Besuch des Nanjing Union Seminary

Das Theologische Seminar in Nanjing ist die einzige theologische Ausbildungsstätte der Protestanten in China, die eine sechsjährige Ausbildung anbietet. Darüber hinaus gibt es fünf Regionalseminare für mehrere Provinzen und zwölf Seminare auf Provinzebene, die kürzere Ausbildungsgänge anbieten, sowie einige Bibelschulen.

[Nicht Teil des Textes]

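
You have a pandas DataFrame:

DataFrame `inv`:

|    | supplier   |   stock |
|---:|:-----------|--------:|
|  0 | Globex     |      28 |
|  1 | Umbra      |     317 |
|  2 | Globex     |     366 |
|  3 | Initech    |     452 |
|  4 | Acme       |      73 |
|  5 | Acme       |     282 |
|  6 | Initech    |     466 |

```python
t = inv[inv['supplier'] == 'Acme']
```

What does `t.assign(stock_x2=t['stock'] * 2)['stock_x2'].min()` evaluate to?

146

filter rows where supplier == 'Acme':
  supplier  stock
4     Acme     73
5     Acme    282
add column stock_x2 = t['stock'] * 2:
  supplier  stock  stock_x2
4     Acme     73       146
5     Acme    282       564
Taking the min of column 'stock_x2' gives 146.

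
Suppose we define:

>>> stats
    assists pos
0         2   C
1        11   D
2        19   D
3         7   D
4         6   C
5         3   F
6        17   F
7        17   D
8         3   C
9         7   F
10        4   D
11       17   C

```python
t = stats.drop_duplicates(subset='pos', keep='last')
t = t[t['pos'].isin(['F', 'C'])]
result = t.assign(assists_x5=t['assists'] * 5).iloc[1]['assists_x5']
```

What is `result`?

drop duplicate pos (keep=last):
    assists pos
9         7   F
10        4   D
11       17   C
filter rows where pos in ['F', 'C']:
    assists pos
9         7   F
11       17   C
add column assists_x5 = t['assists'] * 5:
    assists pos  assists_x5
9         7   F          35
11       17   C          85

85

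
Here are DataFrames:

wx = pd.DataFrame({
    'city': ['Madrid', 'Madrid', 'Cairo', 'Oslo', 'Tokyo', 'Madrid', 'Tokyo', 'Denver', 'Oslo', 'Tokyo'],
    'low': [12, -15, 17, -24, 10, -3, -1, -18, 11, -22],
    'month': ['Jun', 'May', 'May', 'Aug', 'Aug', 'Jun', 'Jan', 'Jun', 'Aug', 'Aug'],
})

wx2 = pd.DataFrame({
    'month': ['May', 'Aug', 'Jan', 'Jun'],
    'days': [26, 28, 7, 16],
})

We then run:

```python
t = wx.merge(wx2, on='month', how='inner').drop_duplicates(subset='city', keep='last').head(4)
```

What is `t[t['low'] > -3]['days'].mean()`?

27.0

merge on 'month' (how='inner') → 10 rows:
     city  low month  days
0  Madrid   12   Jun    16
1  Madrid  -15   May    26
2   Cairo   17   May    26
3    Oslo  -24   Aug    28
4   Tokyo   10   Aug    28
5  Madrid   -3   Jun    16
6   Tokyo   -1   Jan     7
7  Denver  -18   Jun    16
8    Oslo   11   Aug    28
9   Tokyo  -22   Aug    28
drop duplicate city (keep=last):
     city  low month  days
2   Cairo   17   May    26
5  Madrid   -3   Jun    16
7  Denver  -18   Jun    16
8    Oslo   11   Aug    28
9   Tokyo  -22   Aug    28
take first 4 rows:
     city  low month  days
2   Cairo   17   May    26
5  Madrid   -3   Jun    16
7  Denver  -18   Jun    16
8    Oslo   11   Aug    28
filter rows where low > -3:
    city  low month  days
2  Cairo   17   May    26
8   Oslo   11   Aug    28
Finally, mean of column 'days' = 27.0.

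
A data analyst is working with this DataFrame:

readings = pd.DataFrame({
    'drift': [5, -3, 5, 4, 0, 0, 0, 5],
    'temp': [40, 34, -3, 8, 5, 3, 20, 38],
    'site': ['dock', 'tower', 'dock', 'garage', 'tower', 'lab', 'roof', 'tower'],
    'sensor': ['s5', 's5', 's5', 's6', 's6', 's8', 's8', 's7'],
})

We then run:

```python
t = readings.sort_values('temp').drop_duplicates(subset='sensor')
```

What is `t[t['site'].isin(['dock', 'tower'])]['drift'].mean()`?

sort by temp:
   drift  temp    site sensor
2      5    -3    dock     s5
5      0     3     lab     s8
4      0     5   tower     s6
3      4     8  garage     s6
6      0    20    roof     s8
1     -3    34   tower     s5
7      5    38   tower     s7
0      5    40    dock     s5
drop duplicate sensor (keep=first):
   drift  temp   site sensor
2      5    -3   dock     s5
5      0     3    lab     s8
4      0     5  tower     s6
7      5    38  tower     s7
filter rows where site in ['dock', 'tower']:
   drift  temp   site sensor
2      5    -3   dock     s5
4      0     5  tower     s6
7      5    38  tower     s7
Reading off the mean of column 'drift', we get 3.33333333333.

3.33333333333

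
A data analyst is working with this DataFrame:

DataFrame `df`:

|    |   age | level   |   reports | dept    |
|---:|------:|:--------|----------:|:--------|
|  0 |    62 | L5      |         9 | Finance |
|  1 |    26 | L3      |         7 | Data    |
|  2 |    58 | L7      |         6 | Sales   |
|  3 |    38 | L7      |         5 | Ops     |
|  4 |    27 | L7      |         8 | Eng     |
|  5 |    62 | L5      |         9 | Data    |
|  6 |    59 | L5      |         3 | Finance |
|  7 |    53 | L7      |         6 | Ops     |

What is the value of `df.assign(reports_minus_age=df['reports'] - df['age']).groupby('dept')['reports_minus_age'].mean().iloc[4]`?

-52.0

add column reports_minus_age = df['reports'] - df['age']:
   age level  reports     dept  reports_minus_age
0   62    L5        9  Finance                -53
1   26    L3        7     Data                -19
2   58    L7        6    Sales                -52
3   38    L7        5      Ops                -33
4   27    L7        8      Eng                -19
5   62    L5        9     Data                -53
6   59    L5        3  Finance                -56
7   53    L7        6      Ops                -47
group by dept, mean of reports_minus_age:
dept
Data      -36.0
Eng       -19.0
Finance   -54.5
Ops       -40.0
Sales     -52.0
Name: reports_minus_age, dtype: float64
value at position 4 → -52.0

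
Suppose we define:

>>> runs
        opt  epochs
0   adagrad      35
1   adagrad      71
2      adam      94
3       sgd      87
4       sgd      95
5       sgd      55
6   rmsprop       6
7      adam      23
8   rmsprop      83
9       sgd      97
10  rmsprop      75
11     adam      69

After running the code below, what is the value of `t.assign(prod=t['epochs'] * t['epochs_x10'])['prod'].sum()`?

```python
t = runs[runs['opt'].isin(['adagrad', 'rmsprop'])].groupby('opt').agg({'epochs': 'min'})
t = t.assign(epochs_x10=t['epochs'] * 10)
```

filter rows where opt in ['adagrad', 'rmsprop']:
        opt  epochs
0   adagrad      35
1   adagrad      71
6   rmsprop       6
8   rmsprop      83
10  rmsprop      75
group by opt, min of epochs:
         epochs
opt            
adagrad      35
rmsprop       6
add column epochs_x10 = t['epochs'] * 10:
         epochs  epochs_x10
opt                        
adagrad      35         350
rmsprop       6          60
add column prod = t['epochs'] * t['epochs_x10']:
         epochs  epochs_x10   prod
opt                               
adagrad      35         350  12250
rmsprop       6          60    360

12610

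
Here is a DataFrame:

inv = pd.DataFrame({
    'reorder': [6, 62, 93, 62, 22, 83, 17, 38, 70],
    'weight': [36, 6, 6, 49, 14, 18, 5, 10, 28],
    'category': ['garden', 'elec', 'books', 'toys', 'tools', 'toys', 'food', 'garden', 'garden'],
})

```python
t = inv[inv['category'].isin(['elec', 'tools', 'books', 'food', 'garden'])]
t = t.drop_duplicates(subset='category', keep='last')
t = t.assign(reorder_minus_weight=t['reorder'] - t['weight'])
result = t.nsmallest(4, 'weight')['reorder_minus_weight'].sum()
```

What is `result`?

163

filter rows where category in ['elec', 'tools', 'books', 'food', 'garden']:
   reorder  weight category
0        6      36   garden
1       62       6     elec
2       93       6    books
4       22      14    tools
6       17       5     food
7       38      10   garden
8       70      28   garden
drop duplicate category (keep=last):
   reorder  weight category
1       62       6     elec
2       93       6    books
4       22      14    tools
6       17       5     food
8       70      28   garden
add column reorder_minus_weight = t['reorder'] - t['weight']:
   reorder  weight category  reorder_minus_weight
1       62       6     elec                    56
2       93       6    books                    87
4       22      14    tools                     8
6       17       5     food                    12
8       70      28   garden                    42
take 4 rows with smallest weight:
   reorder  weight category  reorder_minus_weight
6       17       5     food                    12
1       62       6     elec                    56
2       93       6    books                    87
4       22      14    tools                     8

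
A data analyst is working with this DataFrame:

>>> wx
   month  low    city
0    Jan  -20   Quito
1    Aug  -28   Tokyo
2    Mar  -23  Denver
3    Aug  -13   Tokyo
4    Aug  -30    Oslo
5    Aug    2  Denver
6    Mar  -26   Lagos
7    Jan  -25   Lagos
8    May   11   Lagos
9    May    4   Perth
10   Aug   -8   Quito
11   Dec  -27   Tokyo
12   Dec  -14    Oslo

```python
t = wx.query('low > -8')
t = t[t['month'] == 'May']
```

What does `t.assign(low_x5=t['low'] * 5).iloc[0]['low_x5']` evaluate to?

filter rows where low > -8:
  month  low    city
5   Aug    2  Denver
8   May   11   Lagos
9   May    4   Perth
filter rows where month == 'May':
  month  low   city
8   May   11  Lagos
9   May    4  Perth
add column low_x5 = t['low'] * 5:
  month  low   city  low_x5
8   May   11  Lagos      55
9   May    4  Perth      20

55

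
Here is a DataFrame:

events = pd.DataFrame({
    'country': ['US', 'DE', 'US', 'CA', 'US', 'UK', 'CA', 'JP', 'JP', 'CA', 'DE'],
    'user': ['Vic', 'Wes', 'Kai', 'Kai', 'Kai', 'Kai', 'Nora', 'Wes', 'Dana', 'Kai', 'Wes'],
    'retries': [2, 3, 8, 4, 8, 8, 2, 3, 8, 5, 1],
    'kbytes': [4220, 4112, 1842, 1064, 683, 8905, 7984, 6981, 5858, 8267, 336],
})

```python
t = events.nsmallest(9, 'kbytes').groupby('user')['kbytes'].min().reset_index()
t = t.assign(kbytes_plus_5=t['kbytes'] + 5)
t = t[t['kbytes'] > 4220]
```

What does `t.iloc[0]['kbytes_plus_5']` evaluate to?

take 9 rows with smallest kbytes:
   country  user  retries  kbytes
10      DE   Wes        1     336
4       US   Kai        8     683
3       CA   Kai        4    1064
2       US   Kai        8    1842
1       DE   Wes        3    4112
0       US   Vic        2    4220
8       JP  Dana        8    5858
7       JP   Wes        3    6981
6       CA  Nora        2    7984
group by user, min of kbytes:
user
Dana    5858
Kai      683
Nora    7984
Vic     4220
Wes      336
Name: kbytes, dtype: int64
reset_index():
   user  kbytes
0  Dana    5858
1   Kai     683
2  Nora    7984
3   Vic    4220
4   Wes     336
add column kbytes_plus_5 = t['kbytes'] + 5:
   user  kbytes  kbytes_plus_5
0  Dana    5858           5863
1   Kai     683            688
2  Nora    7984           7989
3   Vic    4220           4225
4   Wes     336            341
filter rows where kbytes > 4220:
   user  kbytes  kbytes_plus_5
0  Dana    5858           5863
2  Nora    7984           7989
So iloc[0]['kbytes_plus_5'] = 5863.

5863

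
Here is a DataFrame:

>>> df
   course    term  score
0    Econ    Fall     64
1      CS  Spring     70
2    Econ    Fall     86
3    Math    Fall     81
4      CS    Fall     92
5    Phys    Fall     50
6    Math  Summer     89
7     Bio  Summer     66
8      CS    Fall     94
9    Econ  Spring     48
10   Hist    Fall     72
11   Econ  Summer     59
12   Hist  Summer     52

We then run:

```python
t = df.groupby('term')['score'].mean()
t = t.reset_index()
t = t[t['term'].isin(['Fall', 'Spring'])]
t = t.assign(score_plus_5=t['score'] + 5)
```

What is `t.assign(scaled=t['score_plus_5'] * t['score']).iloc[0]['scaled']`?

6314.0

group by term, mean of score:
term
Fall      77.0
Spring    59.0
Summer    66.5
Name: score, dtype: float64
reset_index():
     term  score
0    Fall   77.0
1  Spring   59.0
2  Summer   66.5
filter rows where term in ['Fall', 'Spring']:
     term  score
0    Fall   77.0
1  Spring   59.0
add column score_plus_5 = t['score'] + 5:
     term  score  score_plus_5
0    Fall   77.0          82.0
1  Spring   59.0          64.0
add column scaled = t['score_plus_5'] * t['score']:
     term  score  score_plus_5  scaled
0    Fall   77.0          82.0  6314.0
1  Spring   59.0          64.0  3776.0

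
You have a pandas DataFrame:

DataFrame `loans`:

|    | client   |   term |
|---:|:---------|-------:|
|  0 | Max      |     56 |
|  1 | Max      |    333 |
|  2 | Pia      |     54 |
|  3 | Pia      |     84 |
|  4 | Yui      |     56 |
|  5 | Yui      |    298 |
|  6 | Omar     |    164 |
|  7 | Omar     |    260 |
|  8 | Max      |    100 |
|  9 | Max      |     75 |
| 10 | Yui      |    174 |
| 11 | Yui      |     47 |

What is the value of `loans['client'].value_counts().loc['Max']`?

value_counts of client:
client
Max     4
Yui     4
Pia     2
Omar    2
Name: count, dtype: int64
The value at index 'Max' is 4.

4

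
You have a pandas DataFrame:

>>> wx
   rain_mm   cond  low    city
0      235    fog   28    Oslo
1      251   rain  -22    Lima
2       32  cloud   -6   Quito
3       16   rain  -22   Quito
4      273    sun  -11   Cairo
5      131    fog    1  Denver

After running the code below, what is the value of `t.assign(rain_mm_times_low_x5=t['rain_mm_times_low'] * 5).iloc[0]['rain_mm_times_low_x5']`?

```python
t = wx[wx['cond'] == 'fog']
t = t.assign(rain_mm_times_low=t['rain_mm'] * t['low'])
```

32900

filter rows where cond == 'fog':
   rain_mm cond  low    city
0      235  fog   28    Oslo
5      131  fog    1  Denver
add column rain_mm_times_low = t['rain_mm'] * t['low']:
   rain_mm cond  low    city  rain_mm_times_low
0      235  fog   28    Oslo               6580
5      131  fog    1  Denver                131
add column rain_mm_times_low_x5 = t['rain_mm_times_low'] * 5:
   rain_mm cond  low    city  rain_mm_times_low  rain_mm_times_low_x5
0      235  fog   28    Oslo               6580                 32900
5      131  fog    1  Denver                131                   655
Reading off the value at position 0, column 'rain_mm_times_low_x5', we get 32900.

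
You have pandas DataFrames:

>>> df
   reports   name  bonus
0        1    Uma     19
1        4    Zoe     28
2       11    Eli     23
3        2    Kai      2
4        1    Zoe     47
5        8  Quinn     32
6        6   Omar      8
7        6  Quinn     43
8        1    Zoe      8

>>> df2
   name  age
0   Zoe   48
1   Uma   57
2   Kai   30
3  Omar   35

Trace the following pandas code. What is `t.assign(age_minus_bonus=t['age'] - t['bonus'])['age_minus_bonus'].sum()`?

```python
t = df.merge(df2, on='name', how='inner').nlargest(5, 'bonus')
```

126

merge on 'name' (how='inner') → 6 rows:
   reports  name  bonus  age
0        1   Uma     19   57
1        4   Zoe     28   48
2        2   Kai      2   30
3        1   Zoe     47   48
4        6  Omar      8   35
5        1   Zoe      8   48
take 5 rows with largest bonus:
   reports  name  bonus  age
3        1   Zoe     47   48
1        4   Zoe     28   48
0        1   Uma     19   57
4        6  Omar      8   35
5        1   Zoe      8   48
add column age_minus_bonus = t['age'] - t['bonus']:
   reports  name  bonus  age  age_minus_bonus
3        1   Zoe     47   48                1
1        4   Zoe     28   48               20
0        1   Uma     19   57               38
4        6  Omar      8   35               27
5        1   Zoe      8   48               40
The sum of column 'age_minus_bonus' is 126.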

In dem Gespräch über das Verhältnis von Staat und Religion in China sind nicht die anwesenden theologischen Dozenten und Kirchenvertreter die bestimmenden Gesprächspartner, sondern der stellvertretende Direktor der Religionsbehörde auf Provinzebene. Frau Dr. Hansen-Dix, die Präsidentin des Kirchenamtes der Nordelbischen Landeskirche, legt das Verhältnis von Staat und Kirche in Deutschland dar. Nach Rückfragen zur Situation in Deutschland geht es jedoch vor allem um die Lage in China, insbesondere um die Bedingungen für die Registrierung von christlichen Gemeinden. Ich widerspreche ausdrücklich der Erklärung unserer Gesprächspartner, in China gebe es keine Staatsreligion. Wo die entscheidende politische Partizipationsmöglichkeit an die Mitgliedschaft in einer Partei geknüpft sei, die Gläubige der verschiedenen Religionen aus ihrem Selbstverständnis heraus nicht als Mitglieder aufnehmen könne, sei faktisch der Atheismus Staatsreligion. Dem widersprechen die Vertreter der „Einheitsfront-Abteilung“, die auf ihre Aufgabe hinweisen, auch die Angehörigen der verschiedenen Religionen an der politischen Gestaltung unter Führung der KP Chinas zu beteiligen. Bischof Koppe schildert seinen Eindruck, dass die KP die Angehörigen der registrierten Religionen allenfalls wie jüngere Geschwister behandele, die man nicht erwachsen werden lassen will. Als Bischof Wolfgang Huber zusammenfassend erläutert, warum aus unserer Sicht eine gleichberechtigte Teilhabe von Gläubigen und Nichtgläubigen an der Gestaltung des gesellschaftlichen Lebens erforderlich sei, hält es den Vizedirektor der Religionsbehörde kaum auf seinem Platz. Immer wieder unterbricht er die Übersetzung der Worte unseres Ratsvorsitzenden; seine Stimme wird immer lauter. Nach diesem hitzigen Gespräch geben uns auch unsere überaus freundlichen Begleiter von CCC und Amity-Stiftung zu verstehen, dass sie unser Auftreten „zu forsch“ finden.  Dieses Echo löst intensive Gespräche in unserer Delegation aus. Menschliche Nähe zu den wichtigsten Partnern ist für eine solche Arbeit  sicherlich nützlich, mitunter aber auch mit der Gefahr von Vereinnahmungsversuchen verbunden. Ich bleibe dabei, dass es richtig ist, unsere Ansichten höflich, aber unmissverständlich vorzutragen. Mich beeindruckt die große Klarheit, mit der Bischof Wolfgang Huber immer wieder Religionsfreiheit und Respekt vor den Menschenrechten insgesamt einfordert.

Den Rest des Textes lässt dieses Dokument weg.